In a recent BC award, Arbitrator Robert Diebolt, Q.C. dismissed a grievance in which CEP Local 1123 alleged that the dismissal of an employee by Norske Canada Limited’s (Elk Falls location) for theft was an excessive disciplinary penalty.
In rejecting the union’s attempt to establish a causal nexus between the employee’s known alcoholism and his periodic theft of scrap metal from the company, Arbitrator Diebolt referred to the evidence elicited in the cross-examination of a Union witness who was an expert in addiction medicine. The expert had testified in chief that it was “highly probable that (the theft) was an action inevitably influenced by his untreated alcoholism.” Upon cross-examination, however, the expert admitted that, while untreated alcoholism may well compel one to find a manner by which to satisfy that addiction, there did exist a range of choice available as to the potential means of satisfying the addiction, of which theft was but one option.
Thus, while the employee’s alcoholism may well have impaired his judgment generally, and in that sense constituted a mitigating factor, there was no evidence that established a causal nexus between the employee’s disease and the theft. Consequently, the fact that the employee was an alcoholic did not materially assist him on the issue of whether discharge was an excessive disciplinary measure.

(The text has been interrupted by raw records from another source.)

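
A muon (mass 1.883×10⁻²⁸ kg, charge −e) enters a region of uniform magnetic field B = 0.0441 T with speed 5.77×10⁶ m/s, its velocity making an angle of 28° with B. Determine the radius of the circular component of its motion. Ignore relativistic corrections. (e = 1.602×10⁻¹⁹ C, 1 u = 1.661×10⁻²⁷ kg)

v⊥ = v sinθ = 5.77×10⁶·sin28° ≈ 2.709×10⁶ m/s.
r = m v⊥/(|q|B) = (1.883×10⁻²⁸)(2.709×10⁶)/((1.602×10⁻¹⁹)(0.0441)) ≈ 0.0722 m.

r ≈ 0.0722 m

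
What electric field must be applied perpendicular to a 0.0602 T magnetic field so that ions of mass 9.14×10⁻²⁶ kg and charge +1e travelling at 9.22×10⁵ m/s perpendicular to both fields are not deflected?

E = 5.55×10⁴ V/m

For straight-line motion qE = qvB, so E = vB.
E = 9.22×10⁵ × 0.0602 = 5.55×10⁴ V/m.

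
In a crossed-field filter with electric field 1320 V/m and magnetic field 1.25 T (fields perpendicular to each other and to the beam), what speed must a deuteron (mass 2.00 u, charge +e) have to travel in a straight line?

Zero net Lorentz force requires |qE| = |q v×B|, i.e. E = vB.
v = E/B = 1320/1.25 = 1060 m/s.

v = 1060 m/s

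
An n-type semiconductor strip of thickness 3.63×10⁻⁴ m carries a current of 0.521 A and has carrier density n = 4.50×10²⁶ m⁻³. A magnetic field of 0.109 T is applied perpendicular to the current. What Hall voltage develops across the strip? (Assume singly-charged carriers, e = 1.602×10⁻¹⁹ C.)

V_H = IB/(n e t).
V_H = (0.521)(0.109)/((4.50×10²⁶)(1.602×10⁻¹⁹)(3.63×10⁻⁴)) ≈ 2.17×10⁻⁶ V.

V_H ≈ 2.17×10⁻⁶ V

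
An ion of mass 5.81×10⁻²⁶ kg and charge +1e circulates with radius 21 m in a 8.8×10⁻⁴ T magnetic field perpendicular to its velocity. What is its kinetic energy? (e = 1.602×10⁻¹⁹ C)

KE ≈ 470 eV

v = |q|Br/m, then KE = ½mv² = (qBr)²/(2m).
v = (1.602×10⁻¹⁹)(8.8×10⁻⁴)(21)/5.81×10⁻²⁶ ≈ 5.096×10⁴ m/s.
KE = ½(5.81×10⁻²⁶)(5.096×10⁴)² ≈ 7.5×10⁻¹⁷ J = 470 eV.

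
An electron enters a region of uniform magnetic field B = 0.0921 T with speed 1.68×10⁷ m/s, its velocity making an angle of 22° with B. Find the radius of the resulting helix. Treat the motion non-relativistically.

r ≈ 3.89×10⁻⁴ m

v⊥ = v sinθ = 1.68×10⁷·sin22° ≈ 6.293×10⁶ m/s.
r = m v⊥/(|q|B) = (9.109×10⁻³¹)(6.293×10⁶)/((1.602×10⁻¹⁹)(0.0921)) ≈ 3.89×10⁻⁴ m.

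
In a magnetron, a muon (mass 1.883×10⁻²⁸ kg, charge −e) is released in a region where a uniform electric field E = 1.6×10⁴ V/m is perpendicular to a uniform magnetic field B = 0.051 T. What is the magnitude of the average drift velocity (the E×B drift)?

The E×B drift speed is v_d = E/B.
v_d = 1.6×10⁴/0.051 = 3.1×10⁵ m/s.

v_d ≈ 3.1×10⁵ m/s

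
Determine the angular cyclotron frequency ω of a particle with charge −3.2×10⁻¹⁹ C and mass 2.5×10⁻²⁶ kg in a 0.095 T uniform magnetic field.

ω ≈ 1.2×10⁶ rad/s

ω = |q|B/m.
ω = (3.2×10⁻¹⁹)(0.095)/2.5×10⁻²⁶ ≈ 1.2×10⁶ rad/s.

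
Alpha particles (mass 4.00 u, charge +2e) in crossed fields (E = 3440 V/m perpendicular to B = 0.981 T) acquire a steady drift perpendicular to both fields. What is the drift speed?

v_d ≈ 3510 m/s

The E×B drift speed is v_d = E/B.
v_d = 3440/0.981 = 3510 m/s.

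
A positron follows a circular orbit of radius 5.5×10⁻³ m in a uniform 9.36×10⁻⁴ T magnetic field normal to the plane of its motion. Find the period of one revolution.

The cyclotron period depends only on m, q, B: T = 2πm/(|q|B).
T = 2π(9.109×10⁻³¹)/((1.602×10⁻¹⁹)(9.36×10⁻⁴)) ≈ 3.82×10⁻⁸ s.

T ≈ 3.82×10⁻⁸ s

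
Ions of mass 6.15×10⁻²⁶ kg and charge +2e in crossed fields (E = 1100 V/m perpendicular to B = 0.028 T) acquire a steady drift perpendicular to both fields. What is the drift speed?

The E×B drift speed is v_d = E/B.
v_d = 1100/0.028 = 3.9×10⁴ m/s.

v_d ≈ 3.9×10⁴ m/s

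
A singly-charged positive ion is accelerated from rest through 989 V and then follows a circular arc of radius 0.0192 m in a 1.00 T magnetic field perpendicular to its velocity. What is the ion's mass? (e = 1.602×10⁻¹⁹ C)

m ≈ 2.99×10⁻²⁶ kg

Combine |q|V = ½mv² and r = mv/(|q|B): eliminate v to get m = qB²r²/(2V).
m = (1.602×10⁻¹⁹)(1.00)²(0.0192)²/(2·989) ≈ 2.99×10⁻²⁶ kg.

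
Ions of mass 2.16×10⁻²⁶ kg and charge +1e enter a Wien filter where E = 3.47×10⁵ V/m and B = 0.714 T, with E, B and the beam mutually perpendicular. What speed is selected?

v = 4.86×10⁵ m/s

Straight-line motion ⇒ electric and magnetic forces cancel, so E = vB.
v = E/B = 3.47×10⁵/0.714 = 4.86×10⁵ m/s.
The result is independent of the particle's charge and mass.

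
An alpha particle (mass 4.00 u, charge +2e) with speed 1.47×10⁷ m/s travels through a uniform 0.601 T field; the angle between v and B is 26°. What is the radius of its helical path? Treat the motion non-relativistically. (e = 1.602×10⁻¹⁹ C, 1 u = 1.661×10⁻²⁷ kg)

v⊥ = v sinθ = 1.47×10⁷·sin26° ≈ 6.444×10⁶ m/s.
r = m v⊥/(|q|B) = (6.644×10⁻²⁷)(6.444×10⁶)/((3.204×10⁻¹⁹)(0.601)) ≈ 0.222 m.

r ≈ 0.222 m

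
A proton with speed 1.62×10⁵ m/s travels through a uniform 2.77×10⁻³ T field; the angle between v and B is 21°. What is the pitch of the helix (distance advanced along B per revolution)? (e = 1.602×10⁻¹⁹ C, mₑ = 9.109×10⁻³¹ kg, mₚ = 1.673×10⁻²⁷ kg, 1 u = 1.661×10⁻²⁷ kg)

v∥ = v cosθ = 1.62×10⁵·cos21° ≈ 1.512×10⁵ m/s.
T = 2πm/(|q|B) = 2π(1.673×10⁻²⁷)/((1.602×10⁻¹⁹)(2.77×10⁻³)) ≈ 2.369×10⁻⁵ s.
pitch = v∥ T = (1.512×10⁵)(2.369×10⁻⁵) ≈ 3.58 m.

p ≈ 3.58 m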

It should be noted that the arbitrator rejected the company’s objection to the introduction of the medical expert’s evidence on the basis that it constituted post-termination evidence. The company had relied on the Supreme Court of Canada decision in Cie minière Québec Cartier v. Québec, [1995] 2 S.C.R. 1095. Therein, post-termination evidence was ruled inadmissible in certain circumstances. Mr. Diebolt distinguished that case, in which evidence of the post-termination recovery of was judged to be inadmissible. In this instance, however, the evidence which the union sought to admit, while compiled post-termination purported to deal with the employee’s condition at the time of the theft.
In determining that dismissal was not too severe a penalty in the circumstances the arbitrator noted, amongst other points, that this was not a case where an alcoholic employee stole alcohol from an employee, nor was it an instance where an drug addict stole drugs from an employer. In such instances a casual nexus may be proven.
The arbitrator stated that the ultimate issue when deciding whether dismissal was justified when an employee has engaged in theft is whether the employment relationship can be restored. In examining the history of this employee’s abuse of alcohol, a history characterized by incomplete recovery efforts and lapses, the arbitrator found that the evidence did not establish any reasonable prospect for rehabilitation, and consequently that, in the circumstances, dismissal was justified.